Вот я перед спектаклем достаю свои записи и повторяю роль (достает из ящика стола блокнот.) Мне приносят распечатку — но нет-нет, я всегда переписываю (смеется). Я же старый русский артист. Вот смотрите... «Надеюсь, что я не нарушаю приказа?» — князь Абрезков из «Живого трупа». Вот роль Земляники из «Ревизора». А вот... (поет) «Солн-це ны-зэ-э-энько... Вэ-чир близэ-э-энько...» — из спектакля «Иваны».

В роли Ивана Ивановича Перерепенко в спектакле Андрея Могучего «Иваны». Фото: пресс-служба Александринского театра

— Что помогло вам столько лет продержаться в этом театре даже в самые сложные его периоды?
— Сила воли. Особенно трудно было в первые годы.

— Сегодня сама жизнь «затачивает» молодых артистов на проекты, не располагает к тому, чтобы обосноваться в театре. Но, по-вашему, к этому надо стремиться?
— То, что театр как дом рушится, очень обидно. Конечно, актеру не всегда дано принимать решение, ему могут даже предложить уйти. Но если не предлагают, а, наоборот, дают работу, возможность жить творчески, то за это всегда нужно держаться. Бывает ведь, что актеры уходят из театра ради кино и сериалов. Конечно, их можно понять: там больше платят... Но я думаю, счастья им не будет. Нет-нет, нужно быть дома и стремиться своему дому не изменить.

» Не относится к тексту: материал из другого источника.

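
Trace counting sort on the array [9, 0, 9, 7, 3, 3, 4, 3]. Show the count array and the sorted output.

Count array: [1, 0, 0, 3, 1, 0, 0, 1, 0, 2]
(count[i] = number of elements equal to i)
Cumulative count: [1, 1, 1, 4, 5, 5, 5, 6, 6, 8]
Sorted: [0, 3, 3, 3, 4, 7, 9, 9]


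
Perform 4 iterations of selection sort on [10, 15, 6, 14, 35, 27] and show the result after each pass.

Pass 1: Select minimum 6 at index 2, swap -> [6, 15, 10, 14, 35, 27]
Pass 2: Select minimum 10 at index 2, swap -> [6, 10, 15, 14, 35, 27]
Pass 3: Select minimum 14 at index 3, swap -> [6, 10, 14, 15, 35, 27]
Pass 4: Select minimum 15 at index 3, swap -> [6, 10, 14, 15, 35, 27]


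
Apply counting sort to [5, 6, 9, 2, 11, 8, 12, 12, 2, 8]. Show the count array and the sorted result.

Count array: [0, 0, 2, 0, 0, 1, 1, 0, 2, 1, 0, 1, 2]
(count[i] = number of elements equal to i)
Cumulative count: [0, 0, 2, 2, 2, 3, 4, 4, 6, 7, 7, 8, 10]
Sorted: [2, 2, 5, 6, 8, 8, 9, 11, 12, 12]


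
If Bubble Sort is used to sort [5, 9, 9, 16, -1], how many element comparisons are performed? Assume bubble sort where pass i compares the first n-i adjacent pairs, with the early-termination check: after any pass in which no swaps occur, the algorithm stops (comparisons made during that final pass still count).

Pass 1: compare adjacent pairs (0,1)..(3,4) = 4 comparison(s), 1 swap(s) -> [5, 9, 9, -1, 16]
Pass 2: compare adjacent pairs (0,1)..(2,3) = 3 comparison(s), 1 swap(s) -> [5, 9, -1, 9, 16]
Pass 3: compare adjacent pairs (0,1)..(1,2) = 2 comparison(s), 1 swap(s) -> [5, -1, 9, 9, 16]
Pass 4: compare adjacent pairs (0,1)..(0,1) = 1 comparison(s), 1 swap(s) -> [-1, 5, 9, 9, 16]
Every pass made at least one swap, so all n-1 passes run.
Total comparisons: 4 + 3 + 2 + 1 = 10


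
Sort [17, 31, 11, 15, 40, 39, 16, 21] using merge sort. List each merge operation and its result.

Divide and conquer:
  Merge [17] + [31] -> [17, 31]
  Merge [11] + [15] -> [11, 15]
  Merge [17, 31] + [11, 15] -> [11, 15, 17, 31]
  Merge [40] + [39] -> [39, 40]
  Merge [16] + [21] -> [16, 21]
  Merge [39, 40] + [16, 21] -> [16, 21, 39, 40]
  Merge [11, 15, 17, 31] + [16, 21, 39, 40] -> [11, 15, 16, 17, 21, 31, 39, 40]


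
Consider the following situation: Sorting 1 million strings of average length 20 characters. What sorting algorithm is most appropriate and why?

Best choice: MSD radix sort or Mergesort
Reason: MSD radix sort is a non-comparison sort that buckets the strings by successive character positions, running in time proportional to the total number of characters examined rather than O(n log n) string comparisons; mergesort is a stable O(n log n)-comparison alternative that works for arbitrary variable-length keys


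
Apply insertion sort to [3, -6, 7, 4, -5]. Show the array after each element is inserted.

First element 3 is already 'sorted'
Insert -6: shifted 1 elements -> [-6, 3, 7, 4, -5]
Insert 7: shifted 0 elements -> [-6, 3, 7, 4, -5]
Insert 4: shifted 1 elements -> [-6, 3, 4, 7, -5]
Insert -5: shifted 3 elements -> [-6, -5, 3, 4, 7]


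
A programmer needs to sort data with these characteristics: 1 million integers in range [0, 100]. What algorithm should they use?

Best choice: Counting sort
Reason: O(n + k) where k=100 is small; linear time beats O(n log n)


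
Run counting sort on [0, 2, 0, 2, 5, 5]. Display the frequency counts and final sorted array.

Count array: [2, 0, 2, 0, 0, 2]
(count[i] = number of elements equal to i)
Cumulative count: [2, 2, 4, 4, 4, 6]
Sorted: [0, 0, 2, 2, 5, 5]


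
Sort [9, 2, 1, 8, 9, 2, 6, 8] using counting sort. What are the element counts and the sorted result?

Count array: [0, 1, 2, 0, 0, 0, 1, 0, 2, 2]
(count[i] = number of elements equal to i)
Cumulative count: [0, 1, 3, 3, 3, 3, 4, 4, 6, 8]
Sorted: [1, 2, 2, 6, 8, 8, 9, 9]


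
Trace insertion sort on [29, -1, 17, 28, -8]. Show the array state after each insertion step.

First element 29 is already 'sorted'
Insert -1: shifted 1 elements -> [-1, 29, 17, 28, -8]
Insert 17: shifted 1 elements -> [-1, 17, 29, 28, -8]
Insert 28: shifted 1 elements -> [-1, 17, 28, 29, -8]
Insert -8: shifted 4 elements -> [-8, -1, 17, 28, 29]


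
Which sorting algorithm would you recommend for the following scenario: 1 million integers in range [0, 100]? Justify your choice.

Best choice: Counting sort
Reason: O(n + k) where k=100 is small; linear time beats O(n log n)


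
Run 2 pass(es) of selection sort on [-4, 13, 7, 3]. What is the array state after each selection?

Pass 1: Select minimum -4 at index 0, swap -> [-4, 13, 7, 3]
Pass 2: Select minimum 3 at index 3, swap -> [-4, 3, 7, 13]


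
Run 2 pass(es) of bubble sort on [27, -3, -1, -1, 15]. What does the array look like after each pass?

After pass 1: [-3, -1, -1, 15, 27] (4 swaps)
After pass 2: [-3, -1, -1, 15, 27] (0 swaps)
Total swaps: 4


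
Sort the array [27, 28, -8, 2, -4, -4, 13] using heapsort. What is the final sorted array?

Build heap: [28, 27, 13, 2, -4, -4, -8]
Extract 28: [27, 2, 13, -8, -4, -4, 28]
Extract 27: [13, 2, -4, -8, -4, 27, 28]
Extract 13: [2, -4, -4, -8, 13, 27, 28]
Extract 2: [-4, -8, -4, 2, 13, 27, 28]
Extract -4: [-4, -8, -4, 2, 13, 27, 28]
Extract -4: [-8, -4, -4, 2, 13, 27, 28]


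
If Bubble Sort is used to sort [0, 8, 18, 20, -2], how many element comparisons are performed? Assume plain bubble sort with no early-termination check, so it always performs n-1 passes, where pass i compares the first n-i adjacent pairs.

Pass 1: compare adjacent pairs (0,1)..(3,4) = 4 comparison(s), 1 swap(s) -> [0, 8, 18, -2, 20]
Pass 2: compare adjacent pairs (0,1)..(2,3) = 3 comparison(s), 1 swap(s) -> [0, 8, -2, 18, 20]
Pass 3: compare adjacent pairs (0,1)..(1,2) = 2 comparison(s), 1 swap(s) -> [0, -2, 8, 18, 20]
Pass 4: compare adjacent pairs (0,1)..(0,1) = 1 comparison(s), 1 swap(s) -> [-2, 0, 8, 18, 20]
Total comparisons: 4 + 3 + 2 + 1 = 10


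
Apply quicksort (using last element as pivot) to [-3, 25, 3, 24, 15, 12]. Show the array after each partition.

Partition 1: pivot=12 at index 2 -> [-3, 3, 12, 24, 15, 25]
Partition 2: pivot=3 at index 1 -> [-3, 3, 12, 24, 15, 25]
Partition 3: pivot=25 at index 5 -> [-3, 3, 12, 24, 15, 25]
Partition 4: pivot=15 at index 3 -> [-3, 3, 12, 15, 24, 25]


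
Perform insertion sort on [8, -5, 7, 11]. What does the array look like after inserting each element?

First element 8 is already 'sorted'
Insert -5: shifted 1 elements -> [-5, 8, 7, 11]
Insert 7: shifted 1 elements -> [-5, 7, 8, 11]
Insert 11: shifted 0 elements -> [-5, 7, 8, 11]


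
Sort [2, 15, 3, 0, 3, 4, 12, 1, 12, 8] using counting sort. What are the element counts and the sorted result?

Count array: [1, 1, 1, 2, 1, 0, 0, 0, 1, 0, 0, 0, 2, 0, 0, 1]
(count[i] = number of elements equal to i)
Cumulative count: [1, 2, 3, 5, 6, 6, 6, 6, 7, 7, 7, 7, 9, 9, 9, 10]
Sorted: [0, 1, 2, 3, 3, 4, 8, 12, 12, 15]


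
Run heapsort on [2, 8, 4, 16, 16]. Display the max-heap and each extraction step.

Build heap: [16, 16, 4, 8, 2]
Extract 16: [16, 8, 4, 2, 16]
Extract 16: [8, 2, 4, 16, 16]
Extract 8: [4, 2, 8, 16, 16]
Extract 4: [2, 4, 8, 16, 16]


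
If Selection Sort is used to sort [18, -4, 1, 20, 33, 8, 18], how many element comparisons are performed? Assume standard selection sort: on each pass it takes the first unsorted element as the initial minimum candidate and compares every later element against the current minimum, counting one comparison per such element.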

— Известно, что с приходом Фокина заметно изменилась аудитория театра, стало гораздо больше молодежи. А есть ли у вас постоянные зрители, видевшие вас на этой сцене еще в советскую эпоху?
— Думаю, есть. Но вот конкретно таких-то людей, которые сегодня придут и будут на меня смотреть, не знаю. Но я всегда слышу зрителя. Видеть не вижу, а слышу обязательно. Потому что он мой соратник, мы вместе работаем. Мне важно, чтобы после спектакля у него в душе осталось добро. А может, даже зло, вернее, ненависть к чему-то. Главное, чтобы зритель не ушел равнодушным. Вот для этого я живу.

Кстати 

В Балтийском медиа-центре (Каменноостровский пр., 67) продолжается проект «История над нами пролилась…», где работает фото- и видеоэкспозиция о ленинградцах. В большом зале фоном звучит стихотворение Бориса Слуцкого, строки которого и стали названием проекта. Читает стихотворение Николай Сергеевич.